Valeur juridique du bulletin de paie

UNE VALEUR JURIDIQUE LIMITÉE

La loi et la jurisprudence limitent la portée du bulletin de paie, en cas de contestation entre l'employeur et le salarié, sur différents points.

 L'acceptation du bulletin de paie ne fait pas obstacle à une réclamation ultérieure

Même si le salarié ne fait pas de réserves ou ne conteste pas le bulletin de paie qui lui est remis, il peut ultérieurement réclamer le paiement d'éléments du salaire, d'indemnités ou accessoires de salaire, prévus par la loi, les règlements, la convention collective ou l'accord d'entreprise.

La délivrance du bulletin de paie ne dispense pas l'employeur de prouver le paiement du salaire. Ainsi, ce n'est plus au salarié d'apporter la preuve du non-paiement du salaire, mais à l'employeur d'en prouver le paiement effectif.

En pratique, la difficulté d'apporter la preuve du paiement du salaire pourra apparaître dans le seul cas où le versement s'effectue en espèces. Lorsque ce paiement s'effectue par chèque ou par virement bancaire, la preuve du paiement du salaire sera facilement apportée, notamment par la production de documents bancaires ou comptables.

 Le bulletin de paie n'équivaut pas à un arrêté de compte

Ceci est important car, selon les principes généraux de droit civil, l'arrêté de compte met fin aux délais de prescription et empêche toute révision du compte, sauf si l'intéressé prouve l'erreur, le faux ou le double emploi.

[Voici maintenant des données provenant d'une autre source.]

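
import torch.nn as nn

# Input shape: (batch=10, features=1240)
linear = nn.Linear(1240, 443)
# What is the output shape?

Input shape: (10, 1240)
Output shape: (10, 443)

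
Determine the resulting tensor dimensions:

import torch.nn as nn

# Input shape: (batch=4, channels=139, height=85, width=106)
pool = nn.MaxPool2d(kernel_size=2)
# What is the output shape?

Input shape: (4, 139, 85, 106)
Output shape: (4, 139, 42, 53)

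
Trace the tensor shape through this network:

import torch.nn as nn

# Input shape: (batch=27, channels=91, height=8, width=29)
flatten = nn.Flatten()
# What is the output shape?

Input shape: (27, 91, 8, 29)
Output shape: (27, 21112)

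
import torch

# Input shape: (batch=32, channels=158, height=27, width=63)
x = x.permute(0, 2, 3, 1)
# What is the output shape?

Input shape: (32, 158, 27, 63)
Output shape: (32, 27, 63, 158)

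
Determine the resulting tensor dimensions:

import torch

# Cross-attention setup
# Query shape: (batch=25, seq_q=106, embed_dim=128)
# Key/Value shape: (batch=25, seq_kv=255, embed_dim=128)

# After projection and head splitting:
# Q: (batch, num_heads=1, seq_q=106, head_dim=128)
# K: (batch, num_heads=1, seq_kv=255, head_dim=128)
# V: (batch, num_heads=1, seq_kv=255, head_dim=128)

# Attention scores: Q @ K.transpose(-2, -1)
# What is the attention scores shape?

Input shape: (25, 106, 128)
Output shape: (25, 1, 106, 255)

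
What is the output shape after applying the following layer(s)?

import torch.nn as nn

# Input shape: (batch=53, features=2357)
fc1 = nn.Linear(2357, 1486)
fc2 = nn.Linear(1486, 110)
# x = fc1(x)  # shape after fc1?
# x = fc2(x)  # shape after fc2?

Input shape: (53, 2357)
  -> after fc1: (53, 1486)
Output shape: (53, 110)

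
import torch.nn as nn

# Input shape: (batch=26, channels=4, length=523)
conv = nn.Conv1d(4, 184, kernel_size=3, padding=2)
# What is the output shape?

Input shape: (26, 4, 523)
Output shape: (26, 184, 525)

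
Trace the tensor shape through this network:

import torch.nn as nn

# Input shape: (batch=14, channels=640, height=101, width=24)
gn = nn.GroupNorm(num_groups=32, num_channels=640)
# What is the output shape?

Input shape: (14, 640, 101, 24)
Output shape: (14, 640, 101, 24)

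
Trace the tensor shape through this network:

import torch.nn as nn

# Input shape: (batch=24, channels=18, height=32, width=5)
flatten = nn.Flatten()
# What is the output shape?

Input shape: (24, 18, 32, 5)
Output shape: (24, 2880)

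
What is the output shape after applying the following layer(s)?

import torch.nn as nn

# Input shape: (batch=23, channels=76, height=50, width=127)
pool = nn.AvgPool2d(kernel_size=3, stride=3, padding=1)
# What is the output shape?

Input shape: (23, 76, 50, 127)
Output shape: (23, 76, 17, 43)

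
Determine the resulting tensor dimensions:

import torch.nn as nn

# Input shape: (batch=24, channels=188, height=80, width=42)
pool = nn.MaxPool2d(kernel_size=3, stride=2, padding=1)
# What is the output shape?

Input shape: (24, 188, 80, 42)
Output shape: (24, 188, 40, 21)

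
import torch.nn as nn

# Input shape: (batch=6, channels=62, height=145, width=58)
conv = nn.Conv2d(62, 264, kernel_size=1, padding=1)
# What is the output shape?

Input shape: (6, 62, 145, 58)
Output shape: (6, 264, 147, 60)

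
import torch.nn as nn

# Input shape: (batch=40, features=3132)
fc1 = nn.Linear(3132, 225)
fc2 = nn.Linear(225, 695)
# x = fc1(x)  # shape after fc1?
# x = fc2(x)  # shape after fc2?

Input shape: (40, 3132)
  -> after fc1: (40, 225)
Output shape: (40, 695)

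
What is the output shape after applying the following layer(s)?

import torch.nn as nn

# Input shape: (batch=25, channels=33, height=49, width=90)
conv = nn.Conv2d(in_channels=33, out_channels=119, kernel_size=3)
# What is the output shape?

Input shape: (25, 33, 49, 90)
Output shape: (25, 119, 47, 88)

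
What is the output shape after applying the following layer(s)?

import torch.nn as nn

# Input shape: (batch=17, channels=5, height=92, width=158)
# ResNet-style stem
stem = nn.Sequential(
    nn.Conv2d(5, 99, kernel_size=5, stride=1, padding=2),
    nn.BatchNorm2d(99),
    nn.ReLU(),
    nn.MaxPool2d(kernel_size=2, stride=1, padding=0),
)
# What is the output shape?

Input shape: (17, 5, 92, 158)
  -> after Conv2d 5x5 stride=1: (17, 99, 92, 158)
Output shape: (17, 99, 91, 157)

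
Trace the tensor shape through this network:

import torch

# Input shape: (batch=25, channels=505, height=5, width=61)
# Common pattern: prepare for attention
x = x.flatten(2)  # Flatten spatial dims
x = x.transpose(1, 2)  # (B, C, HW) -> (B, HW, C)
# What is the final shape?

Input shape: (25, 505, 5, 61)
  -> after flatten(2): (25, 505, 305)
Output shape: (25, 305, 505)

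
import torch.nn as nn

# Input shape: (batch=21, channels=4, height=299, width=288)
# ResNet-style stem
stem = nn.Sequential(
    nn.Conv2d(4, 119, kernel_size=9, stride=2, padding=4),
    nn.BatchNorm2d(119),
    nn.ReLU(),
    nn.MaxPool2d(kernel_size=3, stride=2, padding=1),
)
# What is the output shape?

Input shape: (21, 4, 299, 288)
  -> after Conv2d 9x9 stride=2: (21, 119, 150, 144)
Output shape: (21, 119, 75, 72)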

 Le bulletin de paie ne constitue, en principe, qu'un commencement de preuve

Il en est ainsi, par exemple, en matière de qualification professionnelle.

La vraie qualification est celle qui correspond aux fonctions réellement exercées par le salarié : elle ne peut être prouvée par la seule mention figurant sur le bulletin de paie : il faut qu'elle soit complétée par d'autres éléments établissant la compétence et les fonctions du salarié.

La mention d'une convention collective sur le bulletin de paie vaut reconnaissance de l'application de la convention à l'entreprise dans les relations individuelles de travail.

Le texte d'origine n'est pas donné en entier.